PNC: Business owners' enthusiasm wanes, but optimism remains

10/4/2017
BY NOLAN ROSENKRANS
BLADE STAFF WRITER

Optimism among owners of small and medium-sized Ohio businesses has waned somewhat because performance under the Trump administration has not met expectations, though owners remain “highly optimistic,” according to PNC Bank’s fall 2017 survey of business owners.

According to the survey, 27 percent of Ohio business owners are strongly optimistic about the national economy, down from 45 percent in the spring. Though there's been a steep drop, optimism currently still ranks much higher than this time in 2016, when only 8 percent of owners said they were strongly optimistic.

Further evidence that owners still have good expectations for the future — though with tempered enthusiasm — is that pessimism has only increased from 8 percent to 14 percent. Most of the change in outlook has been owners switching from strongly optimistic to moderately optimistic, according to the survey.

“After last spring’s record-high levels of optimism in the eight-year history of PNC’s survey in Ohio, business leaders’ optimism about the national and local economy, as well as their own business for the next six months, tempered slightly this fall, but still remains higher than one year ago,” the report says.

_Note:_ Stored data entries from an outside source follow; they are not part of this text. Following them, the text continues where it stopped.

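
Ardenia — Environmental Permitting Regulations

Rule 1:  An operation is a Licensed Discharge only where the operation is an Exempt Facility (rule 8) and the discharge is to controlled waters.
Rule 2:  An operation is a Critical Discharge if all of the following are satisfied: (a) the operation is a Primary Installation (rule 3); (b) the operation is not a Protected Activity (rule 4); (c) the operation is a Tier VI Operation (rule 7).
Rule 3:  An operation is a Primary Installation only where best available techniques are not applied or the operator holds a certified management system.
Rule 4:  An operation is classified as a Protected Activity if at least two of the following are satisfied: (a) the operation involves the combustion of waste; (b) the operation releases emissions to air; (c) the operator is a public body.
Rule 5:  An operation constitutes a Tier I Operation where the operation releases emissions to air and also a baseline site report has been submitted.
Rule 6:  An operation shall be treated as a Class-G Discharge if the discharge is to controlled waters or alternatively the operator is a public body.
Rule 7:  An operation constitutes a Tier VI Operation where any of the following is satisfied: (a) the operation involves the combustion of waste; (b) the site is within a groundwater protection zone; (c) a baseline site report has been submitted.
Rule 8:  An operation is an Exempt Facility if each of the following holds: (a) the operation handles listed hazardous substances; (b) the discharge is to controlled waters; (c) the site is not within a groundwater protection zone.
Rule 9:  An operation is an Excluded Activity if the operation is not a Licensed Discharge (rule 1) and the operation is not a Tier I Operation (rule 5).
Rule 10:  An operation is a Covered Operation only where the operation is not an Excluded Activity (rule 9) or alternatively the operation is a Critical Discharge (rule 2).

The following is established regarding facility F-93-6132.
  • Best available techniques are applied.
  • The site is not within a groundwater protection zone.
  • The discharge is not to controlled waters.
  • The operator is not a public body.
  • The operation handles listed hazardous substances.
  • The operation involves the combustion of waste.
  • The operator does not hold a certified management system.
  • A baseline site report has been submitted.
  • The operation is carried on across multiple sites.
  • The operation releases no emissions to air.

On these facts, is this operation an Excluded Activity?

Yes

Under rule 8: the operation handles listed hazardous substances? yes; and the discharge is to controlled waters? no; and the site is not within a groundwater protection zone? yes. So the operation is not an Exempt Facility.
Under rule 1: Exempt Facility (rule 8)? no; and the discharge is to controlled waters? no. So the operation is not a Licensed Discharge.
Under rule 5: the operation releases emissions to air? no; and a baseline site report has been submitted? yes. So the operation is not a Tier I Operation.
Under rule 9: not a Licensed Discharge (rule 1)? yes; and not a Tier I Operation (rule 5)? yes. So the operation is an Excluded Activity.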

That trend is mirrored in business owners’ views of their local economies, with optimism dropping from 40 percent to 27 percent. Most of that change saw expectations shifting toward moderately optimistic, which went from 49 percent in the spring to 62 percent now. Pessimism only grew from 8 percent to 9 percent.

Mekael Teshome, an economist for PNC, said surveyors did not ask business owners about specific expected Trump administration policies that haven’t materialized, but said he believes tax policy, infrastructure spending, regulatory changes, and health care reform were areas where business leaders had anticipated major change that so far has not been enacted. 

Nearly 60 percent of Ohio business owners expect sales to grow, and slightly more than half predict profits to increase. Twenty percent anticipate hiring additional staff, while just 7 percent plan to reduce employees.

The survey found that 31 percent of owners find it harder than six months ago to find qualified job candidates, with inadequate skills and experience the top contributing factor, followed by a lack of applicants and candidates needing higher pay than offered.

A new survey response showed that 9 percent of business owners blamed applicants’ inability to pass a drug test as a contributing factor.

For its survey, PNC conducted 500 interviews nationally, with 150 of those in Ohio. The survey had a margin of error of 4.4 percent.

The report states that demand for steel has stabilized, and the health-care, finance, and education sectors are growing, allowing Ohio’s economy to grow at about the same rate as in 2016.

Mr. Teshome said goods producing industries have had a tougher time, with auto sales potentially peaking, and manufacturing not expecting to see major jobs gains because of increased efficiency. Construction jobs would have been boosted if a major infrastructure bill had been passed.